"The tools to generate pin configuration and clock configuration are ideally only used at the beginning of the definition of your project. Once you have all the pins and clocks properly defined and configured, you can focus on develop your code using the KSDK 2.0 peripheral drivers or middleware stacks (USB, Filesystem, etc)."
That never happens in real life. I've had to change up peripherals and configurations of things late into the dev cycle because of finding limitations and problems that I've had to design around. Assuming that you know exactly how the hardware is going to work prior to doing code is not what reality looks like.

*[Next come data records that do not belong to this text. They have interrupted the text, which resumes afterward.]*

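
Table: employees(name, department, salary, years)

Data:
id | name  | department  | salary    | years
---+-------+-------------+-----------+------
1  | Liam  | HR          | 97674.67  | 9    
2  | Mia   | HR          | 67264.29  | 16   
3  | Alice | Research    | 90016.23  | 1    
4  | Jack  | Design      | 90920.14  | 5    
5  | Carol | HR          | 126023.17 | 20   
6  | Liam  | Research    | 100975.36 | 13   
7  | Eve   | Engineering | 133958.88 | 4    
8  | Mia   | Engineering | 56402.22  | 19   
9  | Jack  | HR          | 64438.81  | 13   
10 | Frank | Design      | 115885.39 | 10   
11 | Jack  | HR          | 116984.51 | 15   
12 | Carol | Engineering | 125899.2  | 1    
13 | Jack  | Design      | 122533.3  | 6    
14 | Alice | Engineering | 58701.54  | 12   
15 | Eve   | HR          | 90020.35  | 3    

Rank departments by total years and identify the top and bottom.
SELECT department, SUM(years)
FROM employees
GROUP BY department
ORDER BY SUM(years)

All groups:
  Research: 14
  Design: 21
  Engineering: 36
  HR: 76

Highest: HR (76)
Lowest: Research (14)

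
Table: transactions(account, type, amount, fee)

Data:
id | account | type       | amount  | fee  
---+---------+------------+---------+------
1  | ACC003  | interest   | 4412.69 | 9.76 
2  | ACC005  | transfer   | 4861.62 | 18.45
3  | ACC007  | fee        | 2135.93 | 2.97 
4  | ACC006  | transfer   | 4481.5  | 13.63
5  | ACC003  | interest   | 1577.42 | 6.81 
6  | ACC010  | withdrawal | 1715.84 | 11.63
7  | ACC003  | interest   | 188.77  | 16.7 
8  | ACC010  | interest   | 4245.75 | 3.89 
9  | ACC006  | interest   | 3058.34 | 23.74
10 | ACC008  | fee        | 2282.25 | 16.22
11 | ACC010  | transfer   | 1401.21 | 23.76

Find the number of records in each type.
SELECT type, COUNT(*) as count
FROM transactions
GROUP BY type

Result:
  fee: 2
  interest: 5
  transfer: 3
  withdrawal: 1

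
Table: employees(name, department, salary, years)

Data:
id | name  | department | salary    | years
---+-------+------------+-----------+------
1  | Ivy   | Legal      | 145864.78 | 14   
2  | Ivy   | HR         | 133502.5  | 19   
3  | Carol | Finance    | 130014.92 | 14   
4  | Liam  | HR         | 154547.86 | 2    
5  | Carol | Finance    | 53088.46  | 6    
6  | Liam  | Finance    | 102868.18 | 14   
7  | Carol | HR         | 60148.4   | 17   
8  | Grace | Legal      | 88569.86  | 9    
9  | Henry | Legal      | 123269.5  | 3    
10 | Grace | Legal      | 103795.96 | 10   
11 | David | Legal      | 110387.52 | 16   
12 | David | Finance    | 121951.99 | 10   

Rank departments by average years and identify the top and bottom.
SELECT department, AVG(years)
FROM employees
GROUP BY department
ORDER BY AVG(years)

All groups:
  Legal: 10.40
  Finance: 11.00
  HR: 12.67

Highest: HR (12.67)
Lowest: Legal (10.40)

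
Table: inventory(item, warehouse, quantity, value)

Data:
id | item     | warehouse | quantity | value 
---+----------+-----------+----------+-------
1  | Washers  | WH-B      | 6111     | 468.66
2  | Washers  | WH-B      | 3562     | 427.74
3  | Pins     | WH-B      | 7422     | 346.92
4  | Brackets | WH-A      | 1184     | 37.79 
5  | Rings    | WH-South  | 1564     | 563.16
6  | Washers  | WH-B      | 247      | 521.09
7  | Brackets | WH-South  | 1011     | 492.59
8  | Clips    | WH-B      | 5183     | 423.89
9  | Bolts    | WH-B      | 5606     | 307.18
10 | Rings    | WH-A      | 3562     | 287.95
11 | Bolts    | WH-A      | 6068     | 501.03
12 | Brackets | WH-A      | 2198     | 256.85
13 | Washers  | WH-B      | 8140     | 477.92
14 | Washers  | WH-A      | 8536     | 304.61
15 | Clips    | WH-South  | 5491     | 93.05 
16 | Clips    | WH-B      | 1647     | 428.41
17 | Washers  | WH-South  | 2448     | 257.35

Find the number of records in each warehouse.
SELECT warehouse, COUNT(*) as count
FROM inventory
GROUP BY warehouse

Result:
  WH-A: 5
  WH-B: 8
  WH-South: 4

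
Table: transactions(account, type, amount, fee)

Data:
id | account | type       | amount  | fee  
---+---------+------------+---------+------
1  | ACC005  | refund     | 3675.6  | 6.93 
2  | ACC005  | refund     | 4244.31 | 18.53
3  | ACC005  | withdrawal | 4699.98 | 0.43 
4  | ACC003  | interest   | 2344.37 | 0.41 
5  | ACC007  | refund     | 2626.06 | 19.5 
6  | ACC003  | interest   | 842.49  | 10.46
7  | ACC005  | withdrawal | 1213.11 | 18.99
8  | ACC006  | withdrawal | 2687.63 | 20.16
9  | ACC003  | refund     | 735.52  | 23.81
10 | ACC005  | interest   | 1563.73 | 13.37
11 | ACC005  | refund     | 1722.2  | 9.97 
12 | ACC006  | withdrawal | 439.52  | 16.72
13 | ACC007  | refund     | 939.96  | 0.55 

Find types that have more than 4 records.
SELECT type, COUNT(*) as cnt
FROM transactions
GROUP BY type
HAVING COUNT(*) > 4

Result:
  refund: 6

Note: HAVING filters groups after aggregation, WHERE filters rows before.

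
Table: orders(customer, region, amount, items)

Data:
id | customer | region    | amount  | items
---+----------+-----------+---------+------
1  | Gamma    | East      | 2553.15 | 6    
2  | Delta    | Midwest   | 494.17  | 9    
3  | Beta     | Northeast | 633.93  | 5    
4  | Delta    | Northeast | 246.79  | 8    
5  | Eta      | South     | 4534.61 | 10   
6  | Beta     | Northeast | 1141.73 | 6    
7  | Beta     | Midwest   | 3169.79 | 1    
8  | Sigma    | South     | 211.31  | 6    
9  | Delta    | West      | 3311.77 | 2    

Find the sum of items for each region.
SELECT region, SUM(items) as result
FROM orders
GROUP BY region

Result:
  East: 6
  Midwest: 10
  Northeast: 19
  South: 16
  West: 2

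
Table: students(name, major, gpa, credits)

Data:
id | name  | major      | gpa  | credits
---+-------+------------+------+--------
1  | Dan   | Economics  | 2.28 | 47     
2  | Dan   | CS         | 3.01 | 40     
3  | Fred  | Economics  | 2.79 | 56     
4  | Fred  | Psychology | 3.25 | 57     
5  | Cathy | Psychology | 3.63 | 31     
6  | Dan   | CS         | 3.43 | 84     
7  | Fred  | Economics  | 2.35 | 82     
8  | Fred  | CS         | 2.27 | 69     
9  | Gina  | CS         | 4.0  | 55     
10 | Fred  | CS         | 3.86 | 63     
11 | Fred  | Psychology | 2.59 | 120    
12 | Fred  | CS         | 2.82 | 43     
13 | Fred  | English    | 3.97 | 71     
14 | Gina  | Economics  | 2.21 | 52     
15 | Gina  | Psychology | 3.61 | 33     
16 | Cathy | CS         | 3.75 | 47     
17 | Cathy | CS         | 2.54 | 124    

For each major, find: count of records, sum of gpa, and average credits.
SELECT major,
       COUNT(*) as cnt,
       SUM(gpa) as total_gpa,
       AVG(credits) as avg_credits
FROM students
GROUP BY major

Result:
  CS: 8 records, 25.68 total gpa, 65.63 avg credits
  Economics: 4 records, 9.63 total gpa, 59.25 avg credits
  English: 1 records, 3.97 total gpa, 71.00 avg credits
  Psychology: 4 records, 13.08 total gpa, 60.25 avg credits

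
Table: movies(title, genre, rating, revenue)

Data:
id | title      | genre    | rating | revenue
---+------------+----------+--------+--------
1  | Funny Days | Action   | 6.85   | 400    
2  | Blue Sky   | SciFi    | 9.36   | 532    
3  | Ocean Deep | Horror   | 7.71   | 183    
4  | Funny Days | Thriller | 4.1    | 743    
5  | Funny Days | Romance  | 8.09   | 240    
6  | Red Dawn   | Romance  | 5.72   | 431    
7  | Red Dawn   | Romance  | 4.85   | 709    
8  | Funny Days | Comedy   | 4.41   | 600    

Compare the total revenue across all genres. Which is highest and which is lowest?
SELECT genre, SUM(revenue)
FROM movies
GROUP BY genre
ORDER BY SUM(revenue)

All groups:
  Horror: 183
  Action: 400
  SciFi: 532
  Comedy: 600
  Thriller: 743
  Romance: 1380

Highest: Romance (1380)
Lowest: Horror (183)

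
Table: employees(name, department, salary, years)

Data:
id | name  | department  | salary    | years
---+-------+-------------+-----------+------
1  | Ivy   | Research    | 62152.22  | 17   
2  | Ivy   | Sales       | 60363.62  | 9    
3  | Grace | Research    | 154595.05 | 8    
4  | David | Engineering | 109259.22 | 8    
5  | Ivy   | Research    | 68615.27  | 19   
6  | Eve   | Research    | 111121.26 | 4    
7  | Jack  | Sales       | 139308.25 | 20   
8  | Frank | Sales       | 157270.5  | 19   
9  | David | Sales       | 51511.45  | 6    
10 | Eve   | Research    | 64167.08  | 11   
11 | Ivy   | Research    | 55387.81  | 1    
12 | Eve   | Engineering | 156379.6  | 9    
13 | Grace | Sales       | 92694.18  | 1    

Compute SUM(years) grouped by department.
SELECT department, SUM(years) as result
FROM employees
GROUP BY department

Result:
  Engineering: 17
  Research: 60
  Sales: 55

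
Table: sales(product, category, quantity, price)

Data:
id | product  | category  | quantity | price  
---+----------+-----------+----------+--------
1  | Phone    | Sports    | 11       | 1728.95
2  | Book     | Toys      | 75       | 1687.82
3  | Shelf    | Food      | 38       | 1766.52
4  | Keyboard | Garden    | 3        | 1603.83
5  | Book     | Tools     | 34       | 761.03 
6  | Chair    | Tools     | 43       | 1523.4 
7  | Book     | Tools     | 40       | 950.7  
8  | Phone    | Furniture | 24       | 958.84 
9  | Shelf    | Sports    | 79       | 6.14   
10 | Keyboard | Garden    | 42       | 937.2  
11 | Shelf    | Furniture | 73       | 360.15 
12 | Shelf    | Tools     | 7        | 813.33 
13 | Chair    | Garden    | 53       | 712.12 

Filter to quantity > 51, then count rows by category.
SELECT category, COUNT(*)
FROM sales
WHERE quantity > 51
GROUP BY category

Note: WHERE filters rows before grouping.

Result:
  Furniture: 1
  Garden: 1
  Sports: 1
  Toys: 1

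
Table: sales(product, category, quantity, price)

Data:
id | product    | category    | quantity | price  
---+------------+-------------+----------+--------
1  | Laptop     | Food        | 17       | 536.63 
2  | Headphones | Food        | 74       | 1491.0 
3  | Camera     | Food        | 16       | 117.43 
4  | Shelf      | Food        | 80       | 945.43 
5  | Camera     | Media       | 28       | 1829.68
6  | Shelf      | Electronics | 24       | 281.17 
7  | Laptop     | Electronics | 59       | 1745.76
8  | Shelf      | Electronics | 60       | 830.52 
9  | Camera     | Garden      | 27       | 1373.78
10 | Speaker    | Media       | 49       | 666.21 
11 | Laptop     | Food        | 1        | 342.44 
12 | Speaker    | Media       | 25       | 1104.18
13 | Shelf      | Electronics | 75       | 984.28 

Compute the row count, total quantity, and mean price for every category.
SELECT category,
       COUNT(*) as cnt,
       SUM(quantity) as total_quantity,
       AVG(price) as avg_price
FROM sales
GROUP BY category

Result:
  Electronics: 4 records, 218 total quantity, 960.43 avg price
  Food: 5 records, 188 total quantity, 686.59 avg price
  Garden: 1 records, 27 total quantity, 1373.78 avg price
  Media: 3 records, 102 total quantity, 1200.02 avg price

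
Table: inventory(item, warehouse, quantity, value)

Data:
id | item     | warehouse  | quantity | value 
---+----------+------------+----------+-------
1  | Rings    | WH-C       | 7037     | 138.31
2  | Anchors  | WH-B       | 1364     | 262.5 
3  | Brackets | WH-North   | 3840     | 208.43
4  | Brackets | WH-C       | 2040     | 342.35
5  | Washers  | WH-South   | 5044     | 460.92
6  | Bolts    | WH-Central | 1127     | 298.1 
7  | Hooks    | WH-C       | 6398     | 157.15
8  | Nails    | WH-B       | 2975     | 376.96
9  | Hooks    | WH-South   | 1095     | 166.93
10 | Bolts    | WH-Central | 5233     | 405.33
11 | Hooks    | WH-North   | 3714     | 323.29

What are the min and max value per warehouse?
SELECT warehouse, MIN(value), MAX(value)
FROM inventory
GROUP BY warehouse

Result:
  WH-B: min=262.50, max=376.96
  WH-C: min=138.31, max=342.35
  WH-Central: min=298.10, max=405.33
  WH-North: min=208.43, max=323.29
  WH-South: min=166.93, max=460.92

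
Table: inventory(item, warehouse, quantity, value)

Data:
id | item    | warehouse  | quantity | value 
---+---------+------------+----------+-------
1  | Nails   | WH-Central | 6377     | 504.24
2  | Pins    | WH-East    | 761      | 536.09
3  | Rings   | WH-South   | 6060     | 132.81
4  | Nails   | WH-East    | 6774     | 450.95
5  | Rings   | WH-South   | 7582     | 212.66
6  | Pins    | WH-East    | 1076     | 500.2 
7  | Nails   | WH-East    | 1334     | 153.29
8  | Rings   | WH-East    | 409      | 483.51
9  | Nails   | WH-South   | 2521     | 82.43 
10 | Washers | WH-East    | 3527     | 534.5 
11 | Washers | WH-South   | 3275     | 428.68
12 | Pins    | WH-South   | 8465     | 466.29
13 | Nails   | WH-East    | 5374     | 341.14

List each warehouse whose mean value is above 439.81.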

To be fair, the software industry had the same unrealistic expectations 30 years ago. There were application generators that took specs and then generated stuff from it assuming that the creation is the problem, not the maintenance. It's always the late stage and maintenance that kills you, not the creation. The extreme example of this is 50 year old programming: flow charts. It took about the first line of code to make those irrelevant to what was actually going on.
Don't get me wrong -- in the hardware realm, PE (and the tools to come) get you up the learning curve of the part a LOT faster so are invaluable to those of us who don't spend our time being an expert on this one part (I've got several manufacturers parts to know well enough to use!) and so are useful even in the start of the project. That said, integrated ones are WAY more valuable than starter ones.
So, if there are NXP tools team members listening, let them with ears hear - make those tools part and parcel of the larger tool. Cypress PSoC Creator is the Gold Standard for integrated tools (with the exception of not knowing about RTOSs). There is no tool I've seen better than that one for management of parts. Emulate that. Splitting up PE is a step backwards in my seasoned opinion.